Le ministre de l’Information, El Hussein Ould Meddou, a précisé que la Mauritanie avait accueilli environ 130 000 migrants depuis 2022, mais que seuls 7 000 avaient cherché à régulariser leur situation, soulignant que la pression sur les infrastructures et les services imposait une réaction.

L’élargissement de la crise

Les expulsions ne concernent pas uniquement les Sénégalais, qui constituent la plus grande communauté étrangère en Mauritanie avec plus de 300 000 ressortissants, tandis que le Sénégal accueille environ 46 000 Mauritaniens. Les expulsions ont aussi touché des ressortissants maliens, guinéens et gambiens.

Depuis mars 2025, environ 3 000 migrants maliens ont été expulsés, selon le ministère malien des Maliens de l’extérieur.

Cette opération a été accompagnée de plaintes concernant des violations et des confiscations de biens, provoquant de violentes manifestations au poste frontalier de Koki Zémal, où un poste de police mauritanien a été incendié, signalant une possible propagation de la crise en Afrique de l’Ouest, en l’absence d’une politique migratoire régionale cohérente.

Dans une déclaration à Al Jazeera, Ali Tandia, professeur de sociologie à l’Université Gaston Berger de Saint-Louis et président de l’Observatoire sénégalais des migrations, a averti que l’absence de coordination entre les États de la région transforme la migration clandestine en bombe à retardement menaçant la stabilité régionale.

Tandia a affirmé que « aucun pays seul ne peut arrêter ce phénomène, car ses causes dépassent les frontières ; seule une coopération régionale et des politiques globales prenant en compte les dimensions économiques, humanitaires et sécuritaires peuvent y parvenir. »

Il a souligné que l’approche sécuritaire seule est insuffisante et qu’il est urgent de proposer de véritables alternatives de développement aux jeunes dans leurs pays d’origine, faute de quoi la crise pourrait exploser en conflit régional ouvert.

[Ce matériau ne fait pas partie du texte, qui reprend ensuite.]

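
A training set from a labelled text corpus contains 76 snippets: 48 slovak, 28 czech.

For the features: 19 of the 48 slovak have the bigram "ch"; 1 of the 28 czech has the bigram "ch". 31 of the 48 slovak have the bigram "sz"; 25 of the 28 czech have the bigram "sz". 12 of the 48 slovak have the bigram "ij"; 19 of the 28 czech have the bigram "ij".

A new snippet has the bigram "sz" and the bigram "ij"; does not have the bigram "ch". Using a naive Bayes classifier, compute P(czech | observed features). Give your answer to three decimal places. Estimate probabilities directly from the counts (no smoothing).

slovak: (48/76) × (29/48) × (31/48) × (12/48) ≈ 0.0616091
czech: (28/76) × (27/28) × (25/28) × (19/28) ≈ 0.215242
P(czech | x) = 0.215242 / 0.2768511 ≈ 0.777

0.777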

De son côté, l’analyste politique Mustapha Diop a averti que la poursuite des mesures unilatérales dans la gestion de l’immigration pourrait engendrer de nouvelles crises diplomatiques.

Diop a plaidé pour que les gouvernements coopèrent afin de réduire ce phénomène, qui pourrait créer de graves tensions régionales. Il a insisté sur la nécessité d’une coordination sécuritaire, politique et économique globale pour traiter les causes profondes de la migration clandestine.

Les inquiétudes montent face au risque que la migration clandestine ne devienne une crise interne africaine menaçant la cohésion régionale et ouvrant la voie à de nouveaux conflits politiques et diplomatiques. Si les États d’Afrique de l’Ouest ne s’engagent pas rapidement dans une vision unifiée fondée sur le développement et la coordination sécuritaire, davantage de jeunes continueront de frapper aux portes de l’émigration, même si ces portes restent closes.